CEOs are well aware of the ever-changing and often unpredictable world of business. Because of this, organizations and leaders need to adapt quickly. The most successful organizations not only acclimate to change; they are also nimble enough to identify and leverage new opportunities that come with an evolving business landscape.

While it may be a priority to have an agile team, cultivating this in organizational culture will take more work than simply announcing, “We must become more agile!” Agility is a skill that must be intentionally developed and strengthened.

Here are characteristics of an agility-ready team:

1.  They are confident and take initiative

Members of agile teams have the courage to take action not only in response to changes, but in anticipation of them.

2. They have a healthy culture

By promoting team members to have strong partnerships with each other, and working to align mindsets and behaviors with team values, the organization will become greater than the sum of its employees.
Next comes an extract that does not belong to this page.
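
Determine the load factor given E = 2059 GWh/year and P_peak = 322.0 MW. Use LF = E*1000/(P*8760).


LF = 2059 * 1000 / (322.0 * 8760) = 0.7300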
3. Full, free, two-way information flow

This element goes beyond simply “communicating” with one another. Agile teams function similarly to the five senses of the human body. They are in unison, resulting in speed and efficiency.

4. Clear, achievable, stretch objectives and execution plan

These teams are aligning on what constitutes success, where boundaries exist and how they can deliver excellence. While conditions may change, they are unwavering in what must be achieved and how to go about delivering results.

5. A healthy team identity

How we see ourselves and who we believe we are is a powerful lens used to observe the world around us. By having a clear group identity, teams are better equipped to respond to issues that arise. The paradigm of “together we can” is essential.